Posted: May 7, 2012

THE MOST BORING STATE IN THE WORLD

By Celia Cohen
Grapevine Political Writer

It took a fake newsman to set the record straight.

Ed Asner himself, famous as the editor known as Lou Grant on a couple of television shows, was the surprise guest star Saturday evening in Wilmington at the annual political roast known as the First State Gridiron Dinner & Show.

Asner was here because he is friends with Sharon Baker, who runs the Teleduction video company and moonlights as a Gridiron cast member.

Asner did a riff on his old character, except this was Lou Grant channeling Clint Eastwood with get-off-my-lawn ire.

Asner pretty much told Delaware to grow up and get a real scandal. This is not exactly a place where a governor would try to sell a Senate seat, the way the governor of Illinois did. Asner was particularly aggrieved about the tarring and feathering of the state Transportation Department -- "I think that's such a cute name, DelDOT" -- over its embarrassing cache of uncashed checks.

"No one, not a single person, was accused of ever taking one penny of this mismanaged money. If this was New Jersey . . . " Grant/Asner said.

"A lot of what you call corruption is good old human incompetence," he said.

Anybody got  a problem with that? "Well, you can kiss my California tanned ass."

With everything put in proper perspective, the show could go on.

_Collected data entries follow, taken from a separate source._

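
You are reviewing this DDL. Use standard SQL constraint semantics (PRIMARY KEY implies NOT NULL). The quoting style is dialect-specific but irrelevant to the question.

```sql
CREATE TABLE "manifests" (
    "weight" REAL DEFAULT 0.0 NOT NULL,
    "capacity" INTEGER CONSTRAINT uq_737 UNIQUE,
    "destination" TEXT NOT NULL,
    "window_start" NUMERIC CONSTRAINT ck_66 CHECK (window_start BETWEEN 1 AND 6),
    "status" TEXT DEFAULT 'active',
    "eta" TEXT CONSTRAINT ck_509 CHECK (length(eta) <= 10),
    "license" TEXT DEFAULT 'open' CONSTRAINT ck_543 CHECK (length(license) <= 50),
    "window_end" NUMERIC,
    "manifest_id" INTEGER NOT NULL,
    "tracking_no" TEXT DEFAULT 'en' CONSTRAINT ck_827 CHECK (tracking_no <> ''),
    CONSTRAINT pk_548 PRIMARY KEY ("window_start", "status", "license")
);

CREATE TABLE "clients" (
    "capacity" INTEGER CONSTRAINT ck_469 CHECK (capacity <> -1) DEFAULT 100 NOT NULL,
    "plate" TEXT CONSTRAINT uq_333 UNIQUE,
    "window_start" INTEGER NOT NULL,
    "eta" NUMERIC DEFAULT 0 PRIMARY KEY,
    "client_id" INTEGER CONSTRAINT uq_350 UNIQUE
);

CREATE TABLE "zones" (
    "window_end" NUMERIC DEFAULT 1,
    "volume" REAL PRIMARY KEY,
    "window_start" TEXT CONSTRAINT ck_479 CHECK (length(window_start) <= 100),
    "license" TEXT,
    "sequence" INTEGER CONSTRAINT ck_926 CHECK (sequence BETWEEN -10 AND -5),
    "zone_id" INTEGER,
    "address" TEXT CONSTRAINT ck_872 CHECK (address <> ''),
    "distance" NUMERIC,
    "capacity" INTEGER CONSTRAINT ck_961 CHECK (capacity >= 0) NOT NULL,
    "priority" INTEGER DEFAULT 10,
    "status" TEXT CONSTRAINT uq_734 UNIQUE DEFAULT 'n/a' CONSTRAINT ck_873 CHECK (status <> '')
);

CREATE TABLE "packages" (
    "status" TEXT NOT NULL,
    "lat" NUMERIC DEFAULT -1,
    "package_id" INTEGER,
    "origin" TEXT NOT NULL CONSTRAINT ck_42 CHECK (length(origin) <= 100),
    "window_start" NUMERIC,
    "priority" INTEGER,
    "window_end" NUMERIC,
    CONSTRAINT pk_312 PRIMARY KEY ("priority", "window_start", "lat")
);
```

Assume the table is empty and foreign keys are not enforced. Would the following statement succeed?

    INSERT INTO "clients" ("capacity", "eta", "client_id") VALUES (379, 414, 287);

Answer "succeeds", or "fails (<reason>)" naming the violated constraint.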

So the Gridiron players sang in the opening number to the tune of "One Day More" from "Les Miserables":

Here's a little tip

That you oughtta know

Some of you are going down

In this year's show

There was the usual fare, like the bite-the-hand-that-feeds-you acknowledgement of the evening's sponsors -- DuPont: We sponsor Gridiron just so you know we're still here -- and a mischievous video in which two rollerbladers doing a sexy dance to "Can't Get Enough of Your Love, Babe" were mocked up with the faces of Tony DeLuca, the state Senate's president pro tem, and Karen Peterson, the senator who tried to get him ousted.

It was all taken in by 470 people at the Chase Center on the Riverfront, the largest crowd ever, but still not large enough to include John Atkins, the state representative from Millsboro.

This was a shame. Anybody familiar with Gridiron could predict it would be all over Atkins' good-ole-boy escapades like a chaperon on the Secret Service, and sure enough, along came new lyrics to the old rock-and-roll anthem by The Doors:

I told you that it was untrue

And yet some thought I was a liar

So I have to say to you

I promise I did not conspire

 

I swear I didn't light that tire

I swear I didn't light that tire

I only saw a small brush fire

Alas, Atkins was at home in Sussex County so he could plant watermelon for the produce stand he owns. "I'm a good sport. I'm sorry I missed it," he said later.

Gridiron also took note of Tom Carper, the state's senior elected official as the  treasurer-turned-congressman-turned-governor-turned-senator. Actually, he got into the spirit of the evening and helped to spoof himself.

After his national role trying to deal with the crisis in the post office, Carper appeared in a video as a letter carrier. He delivered a case of Dogfish Head ale, some bottles suspiciously missing, to Mike Castle, only to be chased by a bulldog named Newt. Then Carper took a letter addressed "To My Sweetheart" to Martha, his wife, and charged into the house like a mailman on Viagra.

The only thing that could have been funnier was if it was not Martha inside, but Ruth Ann Minner.

Carper also took some ribbing in a video done jointly by Matt Denn, the lieutenant governor, and Beau Biden, the attorney general, offering remedies to people who were bored by Gridiron.

One way to pass the time would be to play a drinking game, imbibing at every mention of "Fisker" or "DelDot," or there was also another way.

"Pretend to watch the show while you're really thinking about how Tom Carper was the best governor the state ever had. Trust us, that's what he's doing now."

It would not be the Gridiron without a new takeoff of "Don't Cry For Me Argentina" from "Evita," the signature song of Lynda Maloney, the former first lady of Wilmington and the forever first lady of Gridiron. No surprise what the target was.

Please don't let it happen

You'll hear loud sobs

If you leave, then so will those jobs

I don't think there's more that Delaware can do

So much bad Karma

And a battery of problems to crack

I've only one question for you

What the hell is a "clawback"?

 

Don't cry for me -- Fisker

You have us dangling by a whisker

We're getting nervous, it isn't funny

But if you pull that plug

Send back our money

 

Have I said enough

I sure hope that it's a fight we'll win

Can you make a miracle

Secretary Alan Levin?

Gridiron also always has something to say about the governor, and so there was a video based on the beer commercial from Dos Equis about the most interesting man in the world. With a twist, it was all about Jack Markell.

"In his down time, he can be overheard saying, 'Ping pong, anyone?' . . . Next to him, Mike Castle seems animated . . . Jack Markell, the least interesting man in the world . . . Stay boring, my friends."

No wonder Markell was elected governor. This is the place Ed Asner found to be the most boring state in the world.